Ils ont tous fait parti d’un gouvernement durant le quinquennat de François Hollande. Mais tous ces anciens ministres se sont éloignés du Parti socialiste et de la vie politique. C’est notamment le cas de l’ancien premier ministre (2012-2014), Jean-Marc Ayrault, qui avait annoncé dès février 2017 qu’il renoncerait à tout mandat politique après la présidentielle. Il a toutefois été choisi par le président de la République, Emmanuel Macron, pour diriger la Fondation pour la mémoire de l’esclavage.

Après sa défaite aux législatives de 2017 à Villeurbanne (Rhône), Najat Vallaud-Belkacem, ancienne ministre de l’éducation, est partie dans le privé et travaille désormais chez Ipsos. Elle a également lancé une collection d’essais baptisée « Raison de plus », chez Fayard. Un temps pressenti pour être candidate au poste de première secrétaire du PS, elle avait finalement décidé de renoncer en début d’année, assurant n’avoir « jamais voulu d’une vie réduite à la politique ».

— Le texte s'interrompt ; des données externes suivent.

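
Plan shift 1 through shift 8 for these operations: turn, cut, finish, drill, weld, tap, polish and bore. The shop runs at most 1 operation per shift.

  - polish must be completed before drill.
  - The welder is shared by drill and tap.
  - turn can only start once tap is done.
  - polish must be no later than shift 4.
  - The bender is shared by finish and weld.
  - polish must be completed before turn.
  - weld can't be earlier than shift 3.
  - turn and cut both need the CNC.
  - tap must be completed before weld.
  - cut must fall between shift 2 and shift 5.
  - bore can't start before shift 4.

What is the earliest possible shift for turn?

shift 3

Precedence pushes turn to at least shift 2.
turn at shift 3 is achievable: tap=shift 2, turn=shift 3, cut=shift 4, bore=shift 5, weld=shift 6, polish=shift 1, drill=shift 7, finish=shift 8.
Nothing earlier works — the conflict and capacity constraints rule out every shift before shift 3.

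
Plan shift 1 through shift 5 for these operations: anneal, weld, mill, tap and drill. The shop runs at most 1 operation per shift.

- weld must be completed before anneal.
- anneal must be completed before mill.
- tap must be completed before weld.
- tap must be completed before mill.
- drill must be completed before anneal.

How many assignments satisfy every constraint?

3

Enumerating: mill in shift 5, drill in shift 3, anneal in shift 4, weld in shift 2, tap in shift 1 | mill=shift 5, drill=shift 2, tap=shift 1, anneal=shift 4, weld=shift 3 | weld=shift 3, drill=shift 1, tap=shift 2, anneal=shift 4, mill=shift 5.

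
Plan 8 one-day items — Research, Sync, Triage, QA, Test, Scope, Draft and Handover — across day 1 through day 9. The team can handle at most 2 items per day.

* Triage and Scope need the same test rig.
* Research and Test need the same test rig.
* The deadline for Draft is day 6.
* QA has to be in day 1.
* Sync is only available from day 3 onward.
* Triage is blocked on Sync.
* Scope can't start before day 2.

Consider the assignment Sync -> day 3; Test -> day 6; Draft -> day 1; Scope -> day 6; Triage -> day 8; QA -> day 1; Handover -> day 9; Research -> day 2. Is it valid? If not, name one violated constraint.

Valid

Scope can't start before day 2 — holds.
Sync is only available from day 3 onward — holds.
Triage and Scope need the same test rig — holds.
The team can handle at most 2 items per day — holds.
Research and Test need the same test rig — holds.
QA has to be in day 1 — holds.
Triage is blocked on Sync — holds.
The deadline for Draft is day 6 — holds.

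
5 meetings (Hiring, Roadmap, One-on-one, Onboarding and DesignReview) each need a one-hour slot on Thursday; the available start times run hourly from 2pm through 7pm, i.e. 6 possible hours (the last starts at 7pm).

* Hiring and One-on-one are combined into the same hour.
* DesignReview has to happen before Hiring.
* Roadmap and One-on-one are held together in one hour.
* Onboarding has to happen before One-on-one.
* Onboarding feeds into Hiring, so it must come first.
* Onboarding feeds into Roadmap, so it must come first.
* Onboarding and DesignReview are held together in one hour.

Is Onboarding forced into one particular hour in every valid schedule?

No

Onboarding can be 2pm (e.g. Onboarding in 2pm; Hiring in 3pm; One-on-one in 3pm; DesignReview in 2pm; Roadmap in 3pm) or 3pm (e.g. Roadmap -> 4pm; Hiring -> 4pm; Onboarding -> 3pm; One-on-one -> 4pm; DesignReview -> 3pm).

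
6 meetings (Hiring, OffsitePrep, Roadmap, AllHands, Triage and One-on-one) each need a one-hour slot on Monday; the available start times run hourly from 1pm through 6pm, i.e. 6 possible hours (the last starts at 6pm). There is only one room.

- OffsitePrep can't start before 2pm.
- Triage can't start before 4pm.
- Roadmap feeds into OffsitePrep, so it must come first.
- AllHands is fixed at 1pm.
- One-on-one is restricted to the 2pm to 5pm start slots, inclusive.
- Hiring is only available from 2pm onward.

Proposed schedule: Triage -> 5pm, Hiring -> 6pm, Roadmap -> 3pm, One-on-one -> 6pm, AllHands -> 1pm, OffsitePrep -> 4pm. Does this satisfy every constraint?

Roadmap feeds into OffsitePrep, so it must come first — holds.
Triage can't start before 4pm — holds.
Hiring is only available from 2pm onward — holds.
One-on-one is restricted to the 2pm to 5pm start slots, inclusive — violated.
AllHands is fixed at 1pm — holds.
There is only one room — violated.
OffsitePrep can't start before 2pm — holds.

No — it violates: There is only one room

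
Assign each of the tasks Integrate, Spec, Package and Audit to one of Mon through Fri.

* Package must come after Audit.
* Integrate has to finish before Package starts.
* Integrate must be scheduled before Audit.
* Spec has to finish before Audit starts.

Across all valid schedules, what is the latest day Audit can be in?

Precedence pushes Audit to at least Tue; downstream work caps Audit at Thu.
Audit at Thu is achievable: Package in Fri, Spec in Mon, Audit in Thu, Integrate in Mon.

Thu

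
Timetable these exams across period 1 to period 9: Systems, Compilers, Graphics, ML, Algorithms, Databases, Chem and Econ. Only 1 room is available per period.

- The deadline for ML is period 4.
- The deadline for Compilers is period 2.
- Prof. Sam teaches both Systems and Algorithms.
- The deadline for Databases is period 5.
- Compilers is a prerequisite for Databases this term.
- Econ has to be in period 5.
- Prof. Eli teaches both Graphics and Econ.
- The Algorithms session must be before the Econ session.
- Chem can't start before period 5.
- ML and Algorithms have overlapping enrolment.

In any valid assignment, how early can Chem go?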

De son côté, Aurélie Filippetti, ancienne ministre de la culture (2012-2014), avait quitté le PS en décembre 2017. Elle avait annoncé quelques semaines après son ralliement à Génération.s, de Benoît Hamon. Mais dans une interview à Ouest-France, le 10 octobre, l’ancienne députée de Moselle a finalement annoncé qu’elle aussi se retire complètement de la vie politique.